Boris Zander and Timo Lembcke, from sealMedia in Holzkoppelweg, have created ‘Colts of Glory’, an online, adobe®flash, role play game with ‘wild-west’ gun-shooting cowboy characters. The graphics are rich and detailed. They also have pirate, red light, and biker games, at a lower quality. The two producers have written a novel which takes place during the 1865-1880 U.S. civil war. In the novel, the main characters’ families are killed by outlaws. The online game begins where the paper book ends. Each character/avatar in the game must find the murderers of their families.
Zander and Lembcke’s average consumer age is 25 and over, and most players will stay in the game between 2-16 hours a sitting! With gamers playing longer and longer, the stories have to be more and more involved. So Zander and Lembcke, during the Buchmesse, were looking to sell the foreign rights to not only their game, but to the prequel book as well.
Dr. Rudolf Inderst, working with Nintendo in Germany, said that Nintendo’s once-friendly family market had dried up with the introduction of the Wii, and now the company is returning to its ‘young male gamers’ market. Nintendo is interested in developing online communities and storytelling just like Zander and Lembcke, or Runescape’s founder, and this is where storytelling crosses gaming for companies like these.
Ubisoft’s Louis-Pierre Pharand, and Germany’s Patrick Möller and Martin Ganteföhr, were presenting this day and tomorrow, but since I couldn’t afford a ticket, I stopped by after the presentation and asked for a card from Pharand to follow-up with him later. In Canada, Ubisoft producers are notoriously hard to find or reach. Pharand’s card, with his email address, probably has the currency of gold in some markets, so I was pleased to even receive this small bit of information!
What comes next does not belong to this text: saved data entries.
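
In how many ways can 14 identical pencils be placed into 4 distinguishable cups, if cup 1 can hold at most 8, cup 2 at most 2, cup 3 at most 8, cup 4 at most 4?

90

Ignoring the caps, the number of non-negative solutions to x_1+…+x_4 = 14 is C(17,3) = 680.
Subtract solutions that violate a single cap (substitute x_i' = x_i − (cap_i+1)): x_1 ≥ 9 gives C(8,3) = 56; x_2 ≥ 3 gives C(14,3) = 364; x_3 ≥ 9 gives C(8,3) = 56; x_4 ≥ 5 gives C(12,3) = 220. Together 696.
Add back pairs where two caps are both exceeded: 10 + 0 + 1 + 10 + 84 + 1 = 106.
By inclusion–exclusion the count is 680 − 696 + 106 = 90.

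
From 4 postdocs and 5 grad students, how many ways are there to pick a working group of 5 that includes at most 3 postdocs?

121

Split by how many postdocs are chosen (0 through 3).
Sum: C(4,0)·C(5,5) + C(4,1)·C(5,4) + C(4,2)·C(5,3) + C(4,3)·C(5,2) = 1 + 20 + 60 + 40 = 121.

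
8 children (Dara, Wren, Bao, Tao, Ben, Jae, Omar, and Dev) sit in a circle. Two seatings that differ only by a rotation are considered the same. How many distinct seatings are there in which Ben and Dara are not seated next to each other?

3600

All circular seatings of 8 people number (7)! = 5040.
Seatings with Ben beside Dara: treat them as a block with 2 internal orders, giving 2 × (6)! = 1440.
Subtracting, 5040 − 1440 = 3600.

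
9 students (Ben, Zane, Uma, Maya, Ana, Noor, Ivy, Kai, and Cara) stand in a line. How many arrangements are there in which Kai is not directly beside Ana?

Of the 9! = 362880 arrangements, those with Kai and Ana adjacent number 2 × 8! = 80640 (treat the pair as a block with 2 internal orders).
Complementary counting: 362880 − 80640 = 282240.

282240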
Back at 8.0 L 926, Howard and his wife Jeannette were ready to go for dinner. It is considered rude to ‘talk business’ outside of the Buchmesse, so we walked and talked about our favourite city parts in the World. Jeannette and Howard, whose son lives in Berlin, loves walking the streets of Berlin, marveling at its many art installations and the perfect combination of old-world and new. Howard, on the other hand, prefers the French countryside at La Roch D’Hys. In Frankfurt, both love the North-east side of the city, the market streets of Bornheim-Mitte. It is here that their friend Hilton de la Hunt lives on Gauβstraβe 6. Hunt also runs a very successful restaurant review website and touring company in Frankfurt. He finds the most authentic Frankfurter cuisine and historic restaurants and lists them on his website. The one he suggests for friends, though, is the unlisted Zur Sonne. Zur Sonne is a small, historic Frankfurt pub and restaurant with a beautiful long biergarten, complete with an actual garden. It’s surrounded by old iron gates, medieval beams, and hand-made stone floors. And the food is all local.
We have the local apfel wine, which is infamous for its deceivingly mild alcohol content. The wine is a bitter cross between a British cider and a Japanese sake. With much laughing at the long wooden tables, we all order variations of the Groβse saβe, a ‘green sauce’ made of various herbs (including parsley, chives, borage) mixed with a creamy yogurt, mit potatoes and local dishes such as eggs, beef, or weinersnitzel. There was far too much food, but we all left full, warm, and sleepy. A good ending to a long day.